Fanny Napper was a daughter of James Alley, Sr., who along with his brother Thomas Alley, Sr., were very early settlers on the Clinch River in the present Scott Co., VA. The writer has been unable to discover in the area any details of just how she and her five children were slain, but in the Shane Historical Collection (2) of the Draper Manuscripts is an interview with Jessee Graddy who tells of his trip from Virginia to Kentucky with his arrival at the Crab Orchard in Lincoln Co., KY, September 3, 1777. If Graddy is telling of the killing of Fanny Napper, which he undoubtedly is, although he mentions no names, then she and her children must have been slain in July or August of 1777, Graddy says:

The morning before we came to the ford of Clinch (Blackmore's Station was 10 miles beyond that) these murders were committed. A mother and four (4) children killed within eight of the fort. The husband was in the field, but escaped. A girl about half grown, and three little boys tomahawked and scalped, who were talking while their brains were boiling out. The grandmother asked them if they saw their little brother (this is perhaps the 5th child). What had become of him? Said they didn't know. These were Dutch people. (3)

We stayed a good part of the day. Their aunt sat on a stump in sight of the fort and cried all day. Went by Blackmore's Station next day and didn't see the smoke of a chimney after that until we got to Boonesboro. The pretty springs of water and the woods rendered Powell Valley exceedingly beautiful. I could have stopped very freely in it. A rock road all the way down and mountains to one side of us. Just before we got to the foot of Cumberland Mountain the company, three fourths of a mile ahead of us, had all their horses stolen. They could do nothing better than just turn their featherbeds loose. They could do nothing with them about their cattle. We never saw any Indians and were not interrupted. I was most afraid coming down Cumberland Mountain. The place was narrow and rocky. Stood up on either side not broader than a house.

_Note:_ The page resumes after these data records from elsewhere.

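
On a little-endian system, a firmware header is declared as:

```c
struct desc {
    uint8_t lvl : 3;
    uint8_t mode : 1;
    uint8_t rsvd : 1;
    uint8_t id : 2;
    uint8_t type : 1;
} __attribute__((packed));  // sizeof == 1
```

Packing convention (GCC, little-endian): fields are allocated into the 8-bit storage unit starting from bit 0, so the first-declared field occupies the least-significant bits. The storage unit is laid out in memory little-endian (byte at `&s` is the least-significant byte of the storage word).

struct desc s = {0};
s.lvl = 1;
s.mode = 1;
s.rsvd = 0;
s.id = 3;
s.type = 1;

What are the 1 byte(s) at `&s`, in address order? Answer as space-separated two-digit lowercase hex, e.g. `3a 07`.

[0+:3] lvl=1 & 0x7 = 0x1; word=0x01
[3+:1] mode=1 & 0x1 = 0x1; word=0x09
[4+:1] rsvd=0 & 0x1 = 0x0; word=0x09
[5+:2] id=3 & 0x3 = 0x3; word=0x69
[7+:1] type=1 & 0x1 = 0x1; word=0xe9
word = 0xe9 → little-endian bytes:
  [0]=0xe9

e9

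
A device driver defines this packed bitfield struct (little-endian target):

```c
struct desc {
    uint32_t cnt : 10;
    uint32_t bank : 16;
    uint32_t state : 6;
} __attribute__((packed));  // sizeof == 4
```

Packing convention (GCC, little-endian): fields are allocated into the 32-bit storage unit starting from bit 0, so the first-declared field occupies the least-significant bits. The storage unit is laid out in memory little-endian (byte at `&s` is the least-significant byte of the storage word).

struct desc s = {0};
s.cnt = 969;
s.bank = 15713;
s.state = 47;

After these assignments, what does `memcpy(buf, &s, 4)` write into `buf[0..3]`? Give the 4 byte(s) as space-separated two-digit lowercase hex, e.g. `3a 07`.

[0+:10] cnt=969 & 0x3ff = 0x3c9; word=0x000003c9
[10+:16] bank=15713 & 0xffff = 0x3d61; word=0x00f587c9
[26+:6] state=47 & 0x3f = 0x2f; word=0xbcf587c9
word = 0xbcf587c9 → little-endian bytes:
  [0]=0xc9  [1]=0x87  [2]=0xf5  [3]=0xbc

c9 87 f5 bc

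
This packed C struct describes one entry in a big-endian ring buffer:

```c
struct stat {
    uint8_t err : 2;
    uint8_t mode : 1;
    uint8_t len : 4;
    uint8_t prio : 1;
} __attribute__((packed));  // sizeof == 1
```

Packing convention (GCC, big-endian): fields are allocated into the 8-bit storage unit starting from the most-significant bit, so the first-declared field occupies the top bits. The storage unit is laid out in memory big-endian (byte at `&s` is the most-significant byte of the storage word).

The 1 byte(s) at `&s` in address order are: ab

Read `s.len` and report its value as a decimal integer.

5

[0]=0xab (big-endian) → word 0xab
err:2 @ bit 6 → (0xab>>6)&0x3 = 0x2
mode:1 @ bit 5 → (0xab>>5)&0x1 = 0x1
len:4 @ bit 1 → (0xab>>1)&0xf = 0x5  ←
prio:1 @ bit 0 → (0xab>>0)&0x1 = 0x1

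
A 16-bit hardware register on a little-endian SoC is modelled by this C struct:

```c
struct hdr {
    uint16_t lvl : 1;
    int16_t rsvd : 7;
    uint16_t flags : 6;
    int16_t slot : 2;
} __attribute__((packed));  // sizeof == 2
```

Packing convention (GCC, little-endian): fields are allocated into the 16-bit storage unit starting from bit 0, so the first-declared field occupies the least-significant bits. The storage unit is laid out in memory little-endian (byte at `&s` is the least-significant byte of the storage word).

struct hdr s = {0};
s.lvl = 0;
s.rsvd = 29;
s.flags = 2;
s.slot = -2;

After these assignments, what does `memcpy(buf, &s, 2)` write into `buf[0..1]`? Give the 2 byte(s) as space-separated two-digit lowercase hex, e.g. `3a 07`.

3a 82

[0+:1] lvl=0 & 0x1 = 0x0; word=0x0000
[1+:7] rsvd=29 & 0x7f = 0x1d; word=0x003a
[8+:6] flags=2 & 0x3f = 0x2; word=0x023a
[14+:2] slot=-2 & 0x3 = 0x2; word=0x823a
word = 0x823a → little-endian bytes:
  [0]=0x3a  [1]=0x82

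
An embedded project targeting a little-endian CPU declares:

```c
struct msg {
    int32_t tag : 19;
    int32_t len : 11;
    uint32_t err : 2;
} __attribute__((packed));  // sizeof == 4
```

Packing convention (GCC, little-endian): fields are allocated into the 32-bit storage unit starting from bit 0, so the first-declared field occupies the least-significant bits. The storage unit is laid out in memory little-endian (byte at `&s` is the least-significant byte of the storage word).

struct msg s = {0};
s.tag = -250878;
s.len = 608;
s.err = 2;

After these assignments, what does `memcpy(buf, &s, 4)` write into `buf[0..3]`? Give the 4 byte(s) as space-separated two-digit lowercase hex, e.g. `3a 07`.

02 2c 04 93

tag:19 = -250878 → 0x42c02 << 0 → word 0x00042c02
len:11 = 608 → 0x260 << 19 → word 0x13042c02
err:2 = 2 → 0x2 << 30 → word 0x93042c02
word = 0x93042c02 → little-endian bytes:
  [0]=0x02  [1]=0x2c  [2]=0x04  [3]=0x93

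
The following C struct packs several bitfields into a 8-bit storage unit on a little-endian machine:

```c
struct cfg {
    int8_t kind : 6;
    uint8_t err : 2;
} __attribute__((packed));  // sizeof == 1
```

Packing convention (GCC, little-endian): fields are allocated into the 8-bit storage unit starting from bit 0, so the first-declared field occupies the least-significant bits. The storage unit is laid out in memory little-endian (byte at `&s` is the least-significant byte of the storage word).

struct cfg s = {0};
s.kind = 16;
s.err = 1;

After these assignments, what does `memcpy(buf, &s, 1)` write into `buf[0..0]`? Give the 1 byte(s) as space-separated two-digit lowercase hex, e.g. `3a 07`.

kind (6b) val=16 bits=0x10 at bit 0: 0x10
err (2b) val=1 bits=0x1 at bit 6: 0x50
word = 0x50 → little-endian bytes:
  [0]=0x50

50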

Woods more beautiful in Cumberland Valley than any other place.

(1) Draper Mss 5 C 70
(2) Draper Mss 13 CC 130
(3) In early days in this area it was very common to refer to people of German extraction as being Dutch. The word Napper, variantly spelled Napier or Nappier, is perhaps from the German. The name is still to be found in this area and the spelling usually takes the form of the latter two.